Junto a él, en la zona noble de las gradas, se sentaron en compañía de Caras conocidas: el propio Chalamet, el eterno seguidor de los Knicks Spike Lee, el actor Ben Stiller, la actriz Sydney Sweeney y el productor Scooter Braun. Una constelación que refleja el imán cultural en el que se ha convertido la NBA.

La ausencia de Meghan Markle, que habitualmente le acompaña en eventos deportivos, alimentó las especulaciones. Sin embargo, fuentes cercanas a la pareja restan importancia: “Se trata de una escapada de último minuto”.

De los All‑Star a la final: la creciente agenda deportiva del duque

La sorpresa fue relativa. Harry es un apasionado del deporte desde su juventud, y su presencia en las Finales de la NBA no resulta un capricho aislado. Desde que fundó los Invictus Games en 2014 para veteranos heridos, el duque ha cultivado un perfil vinculado al mundo del deporte internacional. Este mismo año, en febrero, él y Meghan habían asistido juntos al 75º All‑Star Game de la NBA en el Intuit Dome de Inglewood (California).

Antes, en 2023, los Sussex se dejaron ver en un partido de Los Angeles Lakers frente a Memphis Grizzlies, y la afición del príncipe por el fútbol americano ya le había llevado a supertazones de la NFL y a circuitos de Fórmula 1. La final tejana encaja, por tanto, en un recorrido que le aleja del protocolo de Buckingham y le sitúa en un plano más cercano al de un “royal global” que se mueve con soltura entre celebridades y titanes del entretenimiento.

La NBA ya no es solo un espectáculo deportivo: es el nuevo salón de la realeza sin corona.

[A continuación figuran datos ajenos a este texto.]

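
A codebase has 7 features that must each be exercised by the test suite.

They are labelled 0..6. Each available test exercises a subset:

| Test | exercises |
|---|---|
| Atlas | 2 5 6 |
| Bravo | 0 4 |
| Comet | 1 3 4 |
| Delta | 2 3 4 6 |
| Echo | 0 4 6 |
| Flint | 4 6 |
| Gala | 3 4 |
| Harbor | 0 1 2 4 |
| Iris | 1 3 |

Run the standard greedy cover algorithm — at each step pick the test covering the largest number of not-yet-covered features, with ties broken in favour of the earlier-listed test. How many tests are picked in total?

3

Greedy: pick Delta (covers 4 new) → pick Harbor (covers 2 new) → pick Atlas (covers 1 new). Total picks: 3.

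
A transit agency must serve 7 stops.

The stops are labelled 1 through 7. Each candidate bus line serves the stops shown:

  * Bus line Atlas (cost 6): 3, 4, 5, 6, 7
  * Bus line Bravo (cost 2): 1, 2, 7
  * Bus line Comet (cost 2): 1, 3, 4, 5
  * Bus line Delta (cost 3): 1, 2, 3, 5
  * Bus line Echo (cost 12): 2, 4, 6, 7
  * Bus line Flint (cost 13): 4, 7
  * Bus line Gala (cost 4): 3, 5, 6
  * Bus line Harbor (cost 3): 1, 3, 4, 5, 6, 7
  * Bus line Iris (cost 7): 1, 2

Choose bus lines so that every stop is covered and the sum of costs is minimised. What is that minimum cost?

5

Bravo, Harbor together cover every stop (Bravo ∪ Harbor = {1, 2, 3, 4, 5, 6, 7}); total cost 2 + 3 = 5.
The greedy pick Comet, Bravo, Harbor costs 7; no covering selection beats 5.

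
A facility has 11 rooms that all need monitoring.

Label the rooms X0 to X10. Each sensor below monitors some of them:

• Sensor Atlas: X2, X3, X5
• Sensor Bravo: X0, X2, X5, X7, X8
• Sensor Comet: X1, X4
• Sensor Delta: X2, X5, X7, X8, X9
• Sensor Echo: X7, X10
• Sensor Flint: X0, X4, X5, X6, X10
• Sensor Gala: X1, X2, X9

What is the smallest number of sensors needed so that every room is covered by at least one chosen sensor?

4

Atlas and Delta and Flint and Gala together: Atlas ∪ Delta ∪ Flint ∪ Gala = {X0, X1, X2, X3, X4, X5, X6, X7, X8, X9, X10} — every room is covered.
No 3 of the 7 sensors cover everything (all 35 combinations miss at least one room), so 4 is optimal.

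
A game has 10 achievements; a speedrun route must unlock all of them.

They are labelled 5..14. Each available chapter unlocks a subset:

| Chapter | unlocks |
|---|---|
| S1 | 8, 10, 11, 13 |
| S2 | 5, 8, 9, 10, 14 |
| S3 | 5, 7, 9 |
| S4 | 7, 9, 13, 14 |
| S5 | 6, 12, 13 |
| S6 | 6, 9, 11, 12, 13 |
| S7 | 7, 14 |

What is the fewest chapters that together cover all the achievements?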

Que el príncipe elija un evento de esta magnitud para una salida en solitario tiene lectura política y mediática. El duque de Sussex, que perdió sus patrocinios reales en 2020, está construyendo una identidad pública alejada de la Corona pero apoyada en plataformas tan influyentes como el deporte de masas. Su paso por San Antonio demuestra que, aunque lejos del Palacio, Harry sigue sabiendo dónde se juegan los verdaderos partidos.

Lo que implica: el nuevo mapa de influencia de los royals expatriados

No es la primera vez que un miembro de la realeza británica coquetea con el deporte americano, pero sí es la primera que lo hace con la naturalidad de quien se sabe en casa lejos de casa. La imagen de un príncipe sin séquito, codeándose con actores y productores en una final de la NBA, es casi la antítesis de la pompa de Wimbledon. Sin embargo, ese contraste es precisamente el capital que Harry gestiona.

Comparado con otros royals expatriados, como la princesa Magdalena de Suecia, que se instaló en Florida pero mantiene un perfil bajo en eventos sociales, el duque de Sussex ha apostado por una visibilidad selecta y muy cuidada. Cada aparición refuerza su vínculo con la industria del entretenimiento estadounidense —un activo que sustenta buena parte de sus proyectos empresariales, desde documentales hasta su fundación Archewell— y le brinda un alcance que la realeza británica no logra en territorio norteamericano.

A falta de confirmación oficial, todo indica que esta noche en Texas marca un precedente. El príncipe Harry ya no es solo un invitado sorpresa; está empezando a ser un habitual de la primera fila del deporte mundial. Y mientras los tabloides de Londres se preguntan cuándo volverá a pisar un acto oficial en el Reino Unido, él prefiere un asiento junto a Spike Lee y la certeza de que, en 2026, la monarquía también se juega en la pista de los Knicks.

El Veredicto VIP

  • 📸 Imagen pública: La sorpresiva presencia confirma el arraigo definitivo de Harry en la vida estadounidense y su distanciamiento tácito de los compromisos formales de la Corona.
  • 💎 El detalle de lujo: La gorra de los bomberos de Santa Bárbara, un guiño a su hogar en Montecito, no vale más de 20 euros pero comunicó más que cualquier joya.
  • 🗣️ El entorno cuenta: Cercanos al duque apuntan a que estas escapadas le permiten consolidar un perfil de “royal global”, más cercano al star system que al ceremonial.